The Price is Right is losing its announcer and starting new on-camera auditions for the 39th season of the show, which begins in September.
That’s the word from Rich Fields, in a statement released on his official website.
Fields was named permanent announcer in 2004, after the death of Rod Roddy, whose flamboyant silk jackets made him a beloved second banana for then-host Bob Barker. Roddy got the announcing job in early 1986 following the death of the show’s original announcer, Johnny Olson, who died in October of 1985. Olson was the ultimate game show announcer, a talent so valued for his audience warmup skills that Jackie Gleason flew Olson down to Florida each week to warm up his audience when he moved his 1960s production to a more golf-friendly climate.
It was Olson who made “Come on down” part of Americana. It was the hammy Roddy who added even more comic elements to the show. Fields started off as the most reserved of the three, but evolved into a more stereotypical “over the top” game show announcer.
This means that of the three announcers the show has had since its 1972 premiere, Fields is the first one to leave for a reason other than death.
The reason he is leaving, according to Fields, is that the producers are hoping to replace him with an “improv comic.” Fields says the show’s executive producer loves the idea of “house bands” and “live performers” and hopes to make The Price is Right more of a “variety show within a game show.” I am not making this up!
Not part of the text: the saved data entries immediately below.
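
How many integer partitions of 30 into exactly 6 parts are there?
p(30, 6 parts) = 532

Partitions of n into exactly k parts are in bijection with partitions of n − k into at most k parts (subtract 1 from each part). So p(30, exactly 6) = p(24, parts ≤ 6). Computing via the recurrence p(m, j) = p(m, j−1) + p(m−j, j) gives 532.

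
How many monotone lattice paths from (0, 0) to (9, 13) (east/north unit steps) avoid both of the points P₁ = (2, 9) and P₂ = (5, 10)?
Number of paths = 381865

Inclusion–exclusion. Total paths: C(22, 9) = 497420. Through P₁: C(11, 2)·C(11, 7) = 18150. Through P₂: C(15, 5)·C(7, 4) = 105105. Since P₁ is strictly southwest of P₂, a monotone path through both must visit P₁ then P₂; paths through both = C(11, 2)·C(4, 3)·C(7, 4) = 7700. Avoid both = 497420 − 18150 − 105105 + 7700 = 381865.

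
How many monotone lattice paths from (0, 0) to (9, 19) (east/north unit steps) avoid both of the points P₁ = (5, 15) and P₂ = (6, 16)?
Number of paths = 4949520

Inclusion–exclusion. Total paths: C(28, 9) = 6906900. Through P₁: C(20, 5)·C(8, 4) = 1085280. Through P₂: C(22, 6)·C(6, 3) = 1492260. Since P₁ is strictly southwest of P₂, a monotone path through both must visit P₁ then P₂; paths through both = C(20, 5)·C(2, 1)·C(6, 3) = 620160. Avoid both = 6906900 − 1085280 − 1492260 + 620160 = 4949520.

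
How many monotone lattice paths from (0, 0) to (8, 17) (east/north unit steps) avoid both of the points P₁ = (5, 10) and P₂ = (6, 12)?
Number of paths = 520560

Inclusion–exclusion. Total paths: C(25, 8) = 1081575. Through P₁: C(15, 5)·C(10, 3) = 360360. Through P₂: C(18, 6)·C(7, 2) = 389844. Since P₁ is strictly southwest of P₂, a monotone path through both must visit P₁ then P₂; paths through both = C(15, 5)·C(3, 1)·C(7, 2) = 189189. Avoid both = 1081575 − 360360 − 389844 + 189189 = 520560.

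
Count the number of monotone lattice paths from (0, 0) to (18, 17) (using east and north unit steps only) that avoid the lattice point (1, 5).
Number of paths = 4226192040

Total paths from (0, 0) to (18, 17): C(35, 18) = 4537567650. Paths through (1, 5): (paths (0, 0) → (1, 5)) × (paths (1, 5) → (18, 17)) = C(6, 1) · C(29, 17) = 6 · 51895935 = 311375610. Avoidance count = 4537567650 − 311375610 = 4226192040.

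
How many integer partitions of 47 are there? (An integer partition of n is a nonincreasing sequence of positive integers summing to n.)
p(47) = 124754

Compute p(n) via the recurrence p(n, m) = p(n, m−1) + p(n−m, m), where p(n, m) counts partitions of n with all parts ≤ m and p(n) = p(n, n). The base cases are p(0, m) = 1 and p(n, 0) = 0 for n > 0. Filling the table yields p(47) = 124754. (Euler's pentagonal recurrence is an alternative.)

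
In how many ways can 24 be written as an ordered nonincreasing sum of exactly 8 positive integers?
p(24, 8 parts) = 186

Partitions of n into exactly k parts are in bijection with partitions of n − k into at most k parts (subtract 1 from each part). So p(24, exactly 8) = p(16, parts ≤ 8). Computing via the recurrence p(m, j) = p(m, j−1) + p(m−j, j) gives 186.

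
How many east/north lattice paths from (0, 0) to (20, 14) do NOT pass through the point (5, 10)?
Number of paths = 1380336012

Total paths from (0, 0) to (20, 14): C(34, 20) = 1391975640. Paths through (5, 10): (paths (0, 0) → (5, 10)) × (paths (5, 10) → (20, 14)) = C(15, 5) · C(19, 15) = 3003 · 3876 = 11639628. Avoidance count = 1391975640 − 11639628 = 1380336012.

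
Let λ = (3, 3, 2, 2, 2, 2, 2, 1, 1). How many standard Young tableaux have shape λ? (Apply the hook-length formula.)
# SYT of shape (3, 3, 2, 2, 2, 2, 2, 1, 1) = 322218

Hook-length formula: f^λ = n! / Π hook(c), product over all cells c of the Young diagram. For λ = (3, 3, 2, 2, 2, 2, 2, 1, 1), n = 18 boxes. Hook lengths by row (left-to-right, top-to-bottom): [11, 8, 2]; [10, 7, 1]; [8, 5]; [7, 4]; [6, 3]; [5, 2]; [4, 1]; [2]; [1]. Product of hooks = 19869696000. So f^λ = 18! / 19869696000 = 6402373705728000 / 19869696000 = 322218.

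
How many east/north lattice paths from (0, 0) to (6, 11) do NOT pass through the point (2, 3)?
Number of paths = 7426

Total paths from (0, 0) to (6, 11): C(17, 6) = 12376. Paths through (2, 3): (paths (0, 0) → (2, 3)) × (paths (2, 3) → (6, 11)) = C(5, 2) · C(12, 4) = 10 · 495 = 4950. Avoidance count = 12376 − 4950 = 7426.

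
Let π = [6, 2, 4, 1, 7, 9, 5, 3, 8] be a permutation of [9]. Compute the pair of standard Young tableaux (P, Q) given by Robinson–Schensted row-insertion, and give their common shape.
P = [1, 3, 5, 8] / [2, 4, 9] / [6, 7];  Q = [1, 3, 5, 6] / [2, 7, 9] / [4, 8];  common shape = (4, 3, 2)

Row-insert the values π_1, π_2, … into P one at a time, bumping the leftmost entry strictly greater than the inserted value down to the next row. The recording tableau Q records, in position (i, j), the step at which that cell was added to P.
  Insert 6 (step 1): P = [6];  Q = [1]
  Insert 2 (step 2): P = [2] / [6];  Q = [1] / [2]
  Insert 4 (step 3): P = [2, 4] / [6];  Q = [1, 3] / [2]
  Insert 1 (step 4): P = [1, 4] / [2] / [6];  Q = [1, 3] / [2] / [4]
  Insert 7 (step 5): P = [1, 4, 7] / [2] / [6];  Q = [1, 3, 5] / [2] / [4]
  Insert 9 (step 6): P = [1, 4, 7, 9] / [2] / [6];  Q = [1, 3, 5, 6] / [2] / [4]
  Insert 5 (step 7): P = [1, 4, 5, 9] / [2, 7] / [6];  Q = [1, 3, 5, 6] / [2, 7] / [4]
  Insert 3 (step 8): P = [1, 3, 5, 9] / [2, 4] / [6, 7];  Q = [1, 3, 5, 6] / [2, 7] / [4, 8]
  Insert 8 (step 9): P = [1, 3, 5, 8] / [2, 4, 9] / [6, 7];  Q = [1, 3, 5, 6] / [2, 7, 9] / [4, 8]
Final shape: (4, 3, 2).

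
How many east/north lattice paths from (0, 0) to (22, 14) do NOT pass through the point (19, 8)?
Number of paths = 3609810900

Total paths from (0, 0) to (22, 14): C(36, 22) = 3796297200. Paths through (19, 8): (paths (0, 0) → (19, 8)) × (paths (19, 8) → (22, 14)) = C(27, 19) · C(9, 3) = 2220075 · 84 = 186486300. Avoidance count = 3796297200 − 186486300 = 3609810900.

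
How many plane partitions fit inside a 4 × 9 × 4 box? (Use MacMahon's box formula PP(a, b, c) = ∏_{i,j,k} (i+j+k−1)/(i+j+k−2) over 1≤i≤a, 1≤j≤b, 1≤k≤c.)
PP(4, 9, 4) = 677352676

Evaluate the triple product over i = 1..4, j = 1..9, k = 1..4. The factors are (2/1) · (3/2) · (4/3) · (5/4) · (3/2) · (4/3) · (5/4) · (6/5) · … (144 factors total). The numerators and denominators telescope so the product is an integer; carrying out the multiplication exactly gives PP(4, 9, 4) = 677352676.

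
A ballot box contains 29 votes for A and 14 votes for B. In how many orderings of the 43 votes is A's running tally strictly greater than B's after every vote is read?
Strict-lead orderings = 27341497800

Total orderings of the 43 votes with 29 for A: C(43, 29) = 78378960360. By the Bertrand ballot formula (Cycle Lemma / reflection principle), the number of orderings in which A is strictly ahead of B throughout is (p − q)/(p + q) · C(p + q, p) = (29 − 14)/(29 + 14) · 78378960360 = 27341497800.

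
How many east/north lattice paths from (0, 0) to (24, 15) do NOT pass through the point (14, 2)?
Number of paths = 25003552740

Total paths from (0, 0) to (24, 15): C(39, 24) = 25140840660. Paths through (14, 2): (paths (0, 0) → (14, 2)) × (paths (14, 2) → (24, 15)) = C(16, 14) · C(23, 10) = 120 · 1144066 = 137287920. Avoidance count = 25140840660 − 137287920 = 25003552740.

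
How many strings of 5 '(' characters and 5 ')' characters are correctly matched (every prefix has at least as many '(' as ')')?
C_5 = 42

These balanced parentheses are counted by the Catalan number C_n = (1/(n + 1)) · C(2n, n). For n = 5: C_5 = (1/6) · C(10, 5) = 252/6 = 42.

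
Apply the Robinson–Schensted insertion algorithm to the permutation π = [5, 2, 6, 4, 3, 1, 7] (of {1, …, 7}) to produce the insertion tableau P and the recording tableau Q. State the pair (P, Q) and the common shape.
P = [1, 3, 7] / [2, 6] / [4] / [5];  Q = [1, 3, 7] / [2, 4] / [5] / [6];  common shape = (3, 2, 1, 1)

Row-insert the values π_1, π_2, … into P one at a time, bumping the leftmost entry strictly greater than the inserted value down to the next row. The recording tableau Q records, in position (i, j), the step at which that cell was added to P.
  Insert 5 (step 1): P = [5];  Q = [1]
  Insert 2 (step 2): P = [2] / [5];  Q = [1] / [2]
  Insert 6 (step 3): P = [2, 6] / [5];  Q = [1, 3] / [2]
  Insert 4 (step 4): P = [2, 4] / [5, 6];  Q = [1, 3] / [2, 4]
  Insert 3 (step 5): P = [2, 3] / [4, 6] / [5];  Q = [1, 3] / [2, 4] / [5]
  Insert 1 (step 6): P = [1, 3] / [2, 6] / [4] / [5];  Q = [1, 3] / [2, 4] / [5] / [6]
  Insert 7 (step 7): P = [1, 3, 7] / [2, 6] / [4] / [5];  Q = [1, 3, 7] / [2, 4] / [5] / [6]
Final shape: (3, 2, 1, 1).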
House bands and live performers? A variety show? Really?
The only gimmick that show needs is the gimmick it has had since day one: guessing prices. It’s one of the easiest games in the world to get into, because everyone identifies with the pricing of prizes.
Who needs a house band? Who needs live performers?
Just play the damned game!
I have the feeling that I’m watching the latest chapter of “the long goodbye” for a program that has been a daytime staple for almost four decades.
It ain’t your grandfather’s Price these days…and it’s drifting further from that season after season. More’s the pity.